Practice Perfect 815
Documentation: Boring but Important
Documentation: Boring but Important
At the risk of scaring all of our readers away, I’d like to talk a bit about charting and documentation today. I know what you’re thinking: “Could there be a more boring topic?” Maybe not, but the importance of documentation is inversely proportional to how boring it is. First, remember that the chart note is your medicolegal shield. The note has to be of excellent quality, and the better the note, the better the shield. If you were a knight of the round table, would you have wanted your shield to be weak so your opponent could skewer you with their sword? Of course not. Similarly, maintain a strong medical shield so the lawyers can’t hurt you as easily.
Before I get to it, let me point out I’m not a lawyer, and my advice does not constitute formal legal advice from either me personally or the folks from PRESENT e-Learning Systems. Additionally, state laws vary, and it behooves every doctor to be as knowledgeable as they can about the laws in their state.
How does one keep a strong shield? Here are some ideas.
- Include patient compliments in the history of present illness - When a patient tells me how much they love me or how happy they are with the care I’ve given or if they bring me a gift, I state so in the subjective section. This establishes that my patient was satisfied. If they later sue me, my note may contradict comments about poor service, or they were unhappy with how I treated them.
- Include complications as soon as possible - For some people this may sound counterintuitive. First, you should never hide a complication or poor result from a patient. That’s not in the patient’s best interest. It may be bruising to your ego and a difficult conversation to have, but it’s better to suck it up, tell the patient you are not happy with the result or something untoward is going on, and fix the problem. Most patients will appreciate your honesty. From a charting standpoint, stating a complication occurred often starts the clock on the statute of limitations. If the statute runs out and then the patient wants to sue you, the case may be dismissed.
- Keep your objective - Don’t include judgmental comments or opinions in the physical examination. For instance, stating a patient is obese is ok (though it’s technically a diagnosis), but it’s not specific enough. Use descriptors such as “central adiposity” or include a BMI. Also, don’t include diagnostic terms in your physical exam. For example, if a patient has a bunion, describe what it looks like without saying it’s a bunion. One option could be something like “medially prominent 1st metatarsal head with valgus rotation of the hallux abutting the 2nd toe.” This keeps it professional.
- Include images - Just about all common electronic medical record systems allow importation of clinical pictures into chart notes. Remember, a picture is worth a thousand words. It also makes a note more comprehensive and informative and lets others know better what is going on.
- Show your thought process - part 1 - We’re all taught that the chart note should consistently, from start to finish, justify the diagnosis leading to a reasonable treatment plan, and this remains true.
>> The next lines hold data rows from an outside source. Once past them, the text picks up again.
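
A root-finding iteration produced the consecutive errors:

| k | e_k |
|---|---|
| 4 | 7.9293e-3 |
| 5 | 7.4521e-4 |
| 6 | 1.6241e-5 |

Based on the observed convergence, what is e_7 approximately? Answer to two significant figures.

3.3e-8

First estimate the order: p ≈ ln(e_6/e_5) / ln(e_5/e_4) = ln(1.6241e-5/7.4521e-4)/ln(7.4521e-4/7.9293e-3) = ln(0.0217939)/ln(0.0939818) ≈ 1.6180.
Then e_7 ≈ e_6·(e_6/e_5)^p = 1.6241e-5·(0.0217939)^1.6180 = 1.6241e-5·0.00204845 ≈ 3.327e-08.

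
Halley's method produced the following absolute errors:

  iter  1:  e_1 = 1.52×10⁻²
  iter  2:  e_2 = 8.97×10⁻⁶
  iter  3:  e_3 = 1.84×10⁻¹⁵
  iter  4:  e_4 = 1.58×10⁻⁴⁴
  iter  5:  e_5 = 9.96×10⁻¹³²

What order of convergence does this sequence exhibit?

Consecutive ratios: e_5/e_4 = 9.96×10⁻¹³²/1.58×10⁻⁴⁴ = 6.3038e-88, e_4/e_3 = 1.58×10⁻⁴⁴/1.84×10⁻¹⁵ = 8.58696e-30.
p ≈ ln(6.3038e-88)/ln(8.58696e-30) = -200.7863/-66.9273 ≈ 3.00.
So the convergence is cubic (order 3).

3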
For example, if your diagnosis is right foot cellulitis then the history and physical sections better say something about signs of infection (fever, chills, malaise, nausea, erythema, edema, drainage, malodor, etc).
- Show your thought process - part 2 - This recommendation had to have its own number. For those of you doing surgery, if you don’t already do it, I strongly suggest adding a section in the assessment or plan for your rationale for picking whatever procedure you’re planning. First, it’s just good charting to clearly state what you’re going to do and why. Second, for those of you pending board certification this will clearly explain your choices, making it more likely you’ll pass the case submission portion.
As a final bonus recommendation (don’t say I never give you anything!), include in the plan details about any counseling and education. Risks, benefits, and complications of surgery should be stated in your note, not only that you discussed them but what they actually might be. If you prescribe a drug, it is your legal responsibility to counsel patients on potential side effects, but don’t forget to list those potential side effects and what to do if found. Include in the note if the patient has been nonadherent or noncompliant. If you told a patient at the last visit to be nonweightbearing at all times after a bunionectomy, and they walked all over it, enter that in the chart. If they sued you after, say, a nonunion, your documentation may establish comparative negligence in which the plaintiff is responsible for some part or all of their injury.
These suggestions can easily create longer chart notes, but most EMR systems allow templates to be created that you can use and modify as necessary without too much extra wasted time. Build up that shield with your excellent charting and avoid the sword.